Snipes received the maximum penalty of three years in prison on April 24 for failing to file income tax returns. Federal prosecutors, who had recommended the sentence, hoped the fate of the big-screen celebrity would serve as a warning to other tax resisters that no one is above the law. "Snipes' long prison sentence should send a loud and crystal clear message to all tax defiers that if they engage in similar tax defier conduct, they face joining him and his co-defendants [Eddie Ray] Kahn and [Douglas] Rosile in prison," said Nathan Hochman, assistant attorney general of the justice department's tax division, in a news release.

Snipes had sought tax advice from Kahn, whose organization, American Rights Litigators (later renamed Guiding Light of God Ministries), told hundreds of clients they could escape tax payments.
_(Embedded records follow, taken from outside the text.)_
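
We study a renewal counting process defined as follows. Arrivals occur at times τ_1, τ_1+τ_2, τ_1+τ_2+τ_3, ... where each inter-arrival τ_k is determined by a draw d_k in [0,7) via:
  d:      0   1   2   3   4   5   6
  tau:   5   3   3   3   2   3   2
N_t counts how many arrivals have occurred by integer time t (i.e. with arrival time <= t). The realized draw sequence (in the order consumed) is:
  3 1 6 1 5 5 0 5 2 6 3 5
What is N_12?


draw d_1=3: τ_1=3, arrival time A_1=3
draw d_2=1: τ_2=3, arrival time A_2=6
draw d_3=6: τ_3=2, arrival time A_3=8
draw d_4=1: τ_4=3, arrival time A_4=11
draw d_5=5: τ_5=3, arrival time A_5=14
draw d_6=5: τ_6=3, arrival time A_6=17
draw d_7=0: τ_7=5, arrival time A_7=22
draw d_8=5: τ_8=3, arrival time A_8=25
draw d_9=2: τ_9=3, arrival time A_9=28
draw d_10=6: τ_10=2, arrival time A_10=30
draw d_11=3: τ_11=3, arrival time A_11=33
draw d_12=5: τ_12=3, arrival time A_12=36
N_t over t=0..12: 0:0 1:0 2:0 3:1 4:1 5:1 6:2 7:2 8:3 9:3 10:3 11:4 12:4

4


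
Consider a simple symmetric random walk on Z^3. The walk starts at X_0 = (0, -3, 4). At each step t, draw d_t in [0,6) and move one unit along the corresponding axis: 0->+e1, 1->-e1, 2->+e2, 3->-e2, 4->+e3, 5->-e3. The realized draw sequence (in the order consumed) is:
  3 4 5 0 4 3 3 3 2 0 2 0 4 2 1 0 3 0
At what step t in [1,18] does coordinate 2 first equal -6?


7

t=0: X=(0, -3, 4), d=3 → -e2, X_1=(0, -4, 4)
t=1: X=(0, -4, 4), d=4 → +e3, X_2=(0, -4, 5)
t=2: X=(0, -4, 5), d=5 → -e3, X_3=(0, -4, 4)
t=3: X=(0, -4, 4), d=0 → +e1, X_4=(1, -4, 4)
t=4: X=(1, -4, 4), d=4 → +e3, X_5=(1, -4, 5)
t=5: X=(1, -4, 5), d=3 → -e2, X_6=(1, -5, 5)
t=6: X=(1, -5, 5), d=3 → -e2, X_7=(1, -6, 5)
t=7: X=(1, -6, 5), d=3 → -e2, X_8=(1, -7, 5)
t=8: X=(1, -7, 5), d=2 → +e2, X_9=(1, -6, 5)
t=9: X=(1, -6, 5), d=0 → +e1, X_10=(2, -6, 5)
t=10: X=(2, -6, 5), d=2 → +e2, X_11=(2, -5, 5)
t=11: X=(2, -5, 5), d=0 → +e1, X_12=(3, -5, 5)
t=12: X=(3, -5, 5), d=4 → +e3, X_13=(3, -5, 6)
t=13: X=(3, -5, 6), d=2 → +e2, X_14=(3, -4, 6)
t=14: X=(3, -4, 6), d=1 → -e1, X_15=(2, -4, 6)
t=15: X=(2, -4, 6), d=0 → +e1, X_16=(3, -4, 6)
t=16: X=(3, -4, 6), d=3 → -e2, X_17=(3, -5, 6)
t=17: X=(3, -5, 6), d=0 → +e1, X_18=(4, -5, 6)


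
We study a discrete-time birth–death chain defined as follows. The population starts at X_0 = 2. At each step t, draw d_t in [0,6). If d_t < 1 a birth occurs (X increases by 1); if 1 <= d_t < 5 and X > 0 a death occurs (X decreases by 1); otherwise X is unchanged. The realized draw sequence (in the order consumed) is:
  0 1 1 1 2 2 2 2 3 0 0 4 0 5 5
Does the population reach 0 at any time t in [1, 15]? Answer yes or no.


yes

t=0: X=2, d=0 → birth, X_1=3
t=1: X=3, d=1 → death, X_2=2
t=2: X=2, d=1 → death, X_3=1
t=3: X=1, d=1 → death, X_4=0
t=4: X=0, d=2 → hold, X_5=0
t=5: X=0, d=2 → hold, X_6=0
t=6: X=0, d=2 → hold, X_7=0
t=7: X=0, d=2 → hold, X_8=0
t=8: X=0, d=3 → hold, X_9=0
t=9: X=0, d=0 → birth, X_10=1
t=10: X=1, d=0 → birth, X_11=2
t=11: X=2, d=4 → death, X_12=1
t=12: X=1, d=0 → birth, X_13=2
t=13: X=2, d=5 → hold, X_14=2
t=14: X=2, d=5 → hold, X_15=2


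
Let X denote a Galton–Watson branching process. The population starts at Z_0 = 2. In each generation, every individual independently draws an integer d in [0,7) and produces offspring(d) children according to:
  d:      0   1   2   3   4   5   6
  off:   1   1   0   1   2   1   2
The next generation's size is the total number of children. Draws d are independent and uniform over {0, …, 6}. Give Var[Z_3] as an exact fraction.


432640/117649

Outcome values over d=0..6: [1, 1, 0, 1, 2, 1, 2]
Σy = 8, Σy² = 12, M = 7
μ = 8/7 = 8/7,  σ² = 12/7 − (8/7)² = 20/49
V_0 = 0, E_0 = 2
V_1 = 20/49·E_0 + (8/7)²·V_0 = 40/49;  E_1 = 16/7
V_2 = 20/49·E_1 + (8/7)²·V_1 = 4800/2401;  E_2 = 128/49
V_3 = 20/49·E_2 + (8/7)²·V_2 = 432640/117649;  E_3 = 1024/343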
Rosile prepared tax returns for American Rights Litigators.

Earlier, Snipes — who commanded $343,750 a week for "Blade III" — had contended in court that he was merely following the guidance of Kahn's outfit when he tried to avoid paying taxes. The argument was only partly successful. A jury acquitted Snipes in February of the most serious charges, but convicted him of three misdemeanor counts of willfully failing to file tax returns from 1999 through 2001, when he earned more than $18 million from his films.

During the sentencing hearing, Snipes' attorneys presented prosecutors with checks totaling $5 million, but one assistant U.S. attorney said that was only a fraction of what he owes. Including taxes, penalties and interest, Snipes could be faced with a bill for $20 million.

The government minced no words in its sentencing recommendation: "In the defendant Wesley Snipes, the court is presented with a wealthy, famous and inveterate tax scofflaw," the document states. "If ever a tax offender was deserving of being held accountable to the maximum extent for his criminal wrongdoing, Snipes is that defendant."

The defense complained that prosecutors were taking a tough stance on Snipes because of his star status while ignoring run-of-the-mill tax-resisters. But U.S. District Court Judge William Terrell Hodges was unsympathetic.

Snipes' sentencing came two weeks after the government announced plans to go after tax shirkers more aggressively. "When there are crimes, they will be prosecuted to the fullest," Hochman said in early April.